Je souhaite qu’on se débarrasse du mantra « l’Europe c’est la paix ». Non pas parce que ce serait intégralement faux, mais parce que ce slogan est réducteur et que j’en connais l’arrière pensée : si on valide « l’Europe c’est la paix », ceux qui comme moi critiquent l’Union européenne dans sa configuration actuelle, sont donc des apôtres de la guerre. Mais voilà, je suis incapable de manier une arme, et je suis élu d’un département qui a été marqué dans sa chair par les trois dernières guerres : ça dissuade d’en désirer une nouvelle. La construction européenne a participé à cet élan de pacification du continent, il serait absurde de le nier. Mais ce n’est pas une idée ou un idéal qui a généré le désir de paix, c’est d’abord le vécu et l’expérience. Ce qui a motivé basiquement les peuples d’Europe à envisager d’autres modalités que la guerre pour régler leurs problèmes, c’est une réalité beaucoup plus prosaïque : l’épuisement moral et physique que les deux guerres mondiales ont généré dans les sociétés européennes. D’autant qu’il ne serait pas difficile de démontrer que l’organisation actuelle de l’Europe est génératrice de conflits nouveaux en son sein.

L’Union est productrice d’impuissance. Il ne suffit pas de s’unir pour être plus fort.

Le deuxième mantra, c’est « l’union fait la force ». C’est une généralité rutilante, mais on constate aujourd’hui de façon très factuelle que l’Union européenne participe activement de l’effondrement de la puissance du politique.
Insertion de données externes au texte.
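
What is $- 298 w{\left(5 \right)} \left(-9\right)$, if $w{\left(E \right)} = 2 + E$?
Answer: $18774$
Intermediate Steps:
$- 298 w{\left(5 \right)} \left(-9\right) = - 298 \left(2 + 5\right) \left(-9\right) = - 298 \cdot 7 \left(-9\right) = \left(-298\right) \left(-63\right) = 18774$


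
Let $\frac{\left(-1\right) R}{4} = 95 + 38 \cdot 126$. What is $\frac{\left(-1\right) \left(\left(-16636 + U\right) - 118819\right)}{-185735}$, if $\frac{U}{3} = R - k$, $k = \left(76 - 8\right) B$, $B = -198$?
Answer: $- \frac{13969}{16885} \approx -0.8273$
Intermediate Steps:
$k = -13464$ ($k = \left(76 - 8\right) \left(-198\right) = 68 \left(-198\right) = -13464$)
$R = -19532$ ($R = - 4 \left(95 + 38 \cdot 126\right) = - 4 \left(95 + 4788\right) = \left(-4\right) 4883 = -19532$)
$U = -18204$ ($U = 3 \left(-19532 - -13464\right) = 3 \left(-19532 + 13464\right) = 3 \left(-6068\right) = -18204$)
$\frac{\left(-1\right) \left(\left(-16636 + U\right) - 118819\right)}{-185735} = \frac{\left(-1\right) \left(\left(-16636 - 18204\right) - 118819\right)}{-185735} = - (-34840 - 118819) \left(- \frac{1}{185735}\right) = \left(-1\right) \left(-153659\right) \left(- \frac{1}{185735}\right) = 153659 \left(- \frac{1}{185735}\right) = - \frac{13969}{16885}$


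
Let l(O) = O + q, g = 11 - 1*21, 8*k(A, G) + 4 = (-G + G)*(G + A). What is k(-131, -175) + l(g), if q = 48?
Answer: 75/2 ≈ 37.500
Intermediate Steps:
k(A, G) = -½ (k(A, G) = -½ + ((-G + G)*(G + A))/8 = -½ + (0*(A + G))/8 = -½ + (⅛)*0 = -½ + 0 = -½)
g = -10 (g = 11 - 21 = -10)
l(O) = 48 + O (l(O) = O + 48 = 48 + O)
k(-131, -175) + l(g) = -½ + (48 - 10) = -½ + 38 = 75/2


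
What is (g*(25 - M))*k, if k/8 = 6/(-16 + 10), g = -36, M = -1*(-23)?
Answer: 576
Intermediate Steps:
M = 23
k = -8 (k = 8*(6/(-16 + 10)) = 8*(6/(-6)) = 8*(6*(-1/6)) = 8*(-1) = -8)
(g*(25 - M))*k = -36*(25 - 1*23)*(-8) = -36*(25 - 23)*(-8) = -36*2*(-8) = -72*(-8) = 576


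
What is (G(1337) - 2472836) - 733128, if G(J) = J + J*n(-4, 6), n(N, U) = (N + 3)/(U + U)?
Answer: -38456861/12 ≈ -3.2047e+6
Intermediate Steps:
n(N, U) = (3 + N)/(2*U) (n(N, U) = (3 + N)/((2*U)) = (3 + N)*(1/(2*U)) = (3 + N)/(2*U))
G(J) = 11*J/12 (G(J) = J + J*((½)*(3 - 4)/6) = J + J*((½)*(⅙)*(-1)) = J + J*(-1/12) = J - J/12 = 11*J/12)
(G(1337) - 2472836) - 733128 = ((11/12)*1337 - 2472836) - 733128 = (14707/12 - 2472836) - 733128 = -29659325/12 - 733128 = -38456861/12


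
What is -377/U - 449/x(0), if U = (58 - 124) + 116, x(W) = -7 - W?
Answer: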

Dans le cas présent, l’Union est productrice d’impuissance. Il ne suffit pas de s’unir pour être plus fort. La puissance découle davantage des modalités de l’union que de l’union pour l’union. Il existe des nations en Europe qui ne sont pas dans l’Union et qui se portent bien. Il existe des nations qui participent à l’Union et qui se portent mal.

Le troisième mantra, c’est « si ça ne fonctionne pas aujourd’hui, c’est parce qu’il n’y a pas assez d’Europe ». Cette logique infernale est un concentré de raisonnement libéral. Ce sont les mêmes en général qui disent : si les Grecs ne vont pas mieux, c’est parce qu’ils n’ont pas fait encore assez de réformes structurelles. Si la croissance française reste atone, c’est parce qu’on n’a pas encore assez libéralisé le marché du travail. Ce raisonnement est structurellement une escroquerie : la crise européenne renvoie à un problème de nature de la construction européenne, pas à un problème de dosage. La question n’est pas plus ou moins d’Europe, mais quelle Europe ?
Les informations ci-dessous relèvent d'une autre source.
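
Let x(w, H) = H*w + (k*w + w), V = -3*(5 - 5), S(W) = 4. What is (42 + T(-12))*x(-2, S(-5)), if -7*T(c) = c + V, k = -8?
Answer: 1836/7 ≈ 262.29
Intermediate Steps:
V = 0 (V = -3*0 = 0)
x(w, H) = -7*w + H*w (x(w, H) = H*w + (-8*w + w) = H*w - 7*w = -7*w + H*w)
T(c) = -c/7 (T(c) = -(c + 0)/7 = -c/7)
(42 + T(-12))*x(-2, S(-5)) = (42 - 1/7*(-12))*(-2*(-7 + 4)) = (42 + 12/7)*(-2*(-3)) = (306/7)*6 = 1836/7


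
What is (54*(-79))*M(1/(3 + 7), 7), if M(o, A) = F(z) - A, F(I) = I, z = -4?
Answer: 46926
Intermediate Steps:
M(o, A) = -4 - A
(54*(-79))*M(1/(3 + 7), 7) = (54*(-79))*(-4 - 1*7) = -4266*(-4 - 7) = -4266*(-11) = 46926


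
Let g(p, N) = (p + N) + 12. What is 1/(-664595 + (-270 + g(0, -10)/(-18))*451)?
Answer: -9/7077736 ≈ -1.2716e-6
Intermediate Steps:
g(p, N) = 12 + N + p (g(p, N) = (N + p) + 12 = 12 + N + p)
1/(-664595 + (-270 + g(0, -10)/(-18))*451) = 1/(-664595 + (-270 + (12 - 10 + 0)/(-18))*451) = 1/(-664595 + (-270 + 2*(-1/18))*451) = 1/(-664595 + (-270 - 1/9)*451) = 1/(-664595 - 2431/9*451) = 1/(-664595 - 1096381/9) = 1/(-7077736/9) = -9/7077736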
Je viens d’une famille politique, qu’on appelle gauche républicaine, souverainiste ou chevènementiste, qui s’est vue opposer ces rengaines depuis si longtemps qu’elles ne m’impressionnent plus. C’est par ce genre d’âneries qu’on a escamoté le débat. Et plus on escamote le débat, plus on renforce le divorce entre les peuples et leurs représentants. Soit on en prend conscience et on change de braquet. Soit on s’enferme dans cette vision simpliste, et le rêve européen se fracassera inévitablement contre le réel. On en voit aujourd’hui partout les symptômes : le Brexit, la Grèce, l’Autriche, la montée de l’AfD en Allemagne, le FN chez nous. L’histoire aura alors produit l’un de ces grands renversements dont elle a le secret : ce sont les européens les plus fervents qui auront précipité le rêve européen. Je pense que l’on peut encore éviter cette issue, mais il faut faire vite et bien. Cela passe par le réveil de la gauche, qui reste embourbée dans une conception archaïque de la construction européenne.

L’Union européenne, c’est l’Europe de l’unique : monnaie unique avec l’euro, frontières uniques avec Schengen, politique budgétaire unique.
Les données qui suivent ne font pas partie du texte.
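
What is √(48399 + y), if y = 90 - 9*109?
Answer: 2*√11877 ≈ 217.96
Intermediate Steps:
y = -891 (y = 90 - 981 = -891)
√(48399 + y) = √(48399 - 891) = √47508 = 2*√11877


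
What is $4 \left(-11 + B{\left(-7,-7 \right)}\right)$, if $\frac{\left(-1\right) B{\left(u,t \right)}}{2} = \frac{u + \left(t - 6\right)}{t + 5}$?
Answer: $-124$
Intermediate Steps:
$B{\left(u,t \right)} = - \frac{2 \left(-6 + t + u\right)}{5 + t}$ ($B{\left(u,t \right)} = - 2 \frac{u + \left(t - 6\right)}{t + 5} = - 2 \frac{u + \left(t - 6\right)}{5 + t} = - 2 \frac{u + \left(-6 + t\right)}{5 + t} = - 2 \frac{-6 + t + u}{5 + t} = - \frac{2 \left(-6 + t + u\right)}{5 + t}$)
$4 \left(-11 + B{\left(-7,-7 \right)}\right) = 4 \left(-11 + \frac{2 \left(6 - -7 - -7\right)}{5 - 7}\right) = 4 \left(-11 + \frac{2 \left(6 + 7 + 7\right)}{-2}\right) = 4 \left(-11 + 2 \left(- \frac{1}{2}\right) 20\right) = 4 \left(-11 - 20\right) = 4 \left(-31\right) = -124$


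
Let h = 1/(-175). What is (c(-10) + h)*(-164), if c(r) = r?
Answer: 287164/175 ≈ 1640.9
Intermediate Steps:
h = -1/175 ≈ -0.0057143
(c(-10) + h)*(-164) = (-10 - 1/175)*(-164) = -1751/175*(-164) = 287164/175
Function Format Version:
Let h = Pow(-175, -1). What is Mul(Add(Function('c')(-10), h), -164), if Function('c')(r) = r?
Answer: Rational(287164, 175) ≈ 1640.9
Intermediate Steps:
h = Rational(-1, 175) ≈ -0.0057143
Mul(Add(Function('c')(-10), h), -164) = Mul(Add(-10, Rational(-1, 175)), -164) = Mul(Rational(-1751, 175), -164) = Rational(287164, 175)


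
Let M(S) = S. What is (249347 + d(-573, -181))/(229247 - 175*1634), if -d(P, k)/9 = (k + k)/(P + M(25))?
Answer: -68319449/15536622 ≈ -4.3973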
Quel est le problème de l’Union européenne aujourd’hui ?

L’Union européenne, c’est l’Europe de l’unique : monnaie unique avec l’euro, frontières uniques avec Schengen, politique budgétaire unique avec le fameux TSCG et les politiques d’austerité à perpetuité. L’Europe de l’unique, c’est l’Europe taille unique. Mais notre continent est composé de modèles économiques et sociaux différents, de systèmes politiques différents, d’histoires différentes.

L’Europe de l’unique fonctionne sur deux fondamentaux : l’unanimité avant d’engager toute décision et la contrainte avec un système disciplinaire délégué à la commission européenne chargée de surveiller et de punir. C’est l’Europe du juridisme et de l’enfer des traités. Cette Europe-là ne marche pas. C’est elle qui s’effondre aujourd’hui sous nos yeux.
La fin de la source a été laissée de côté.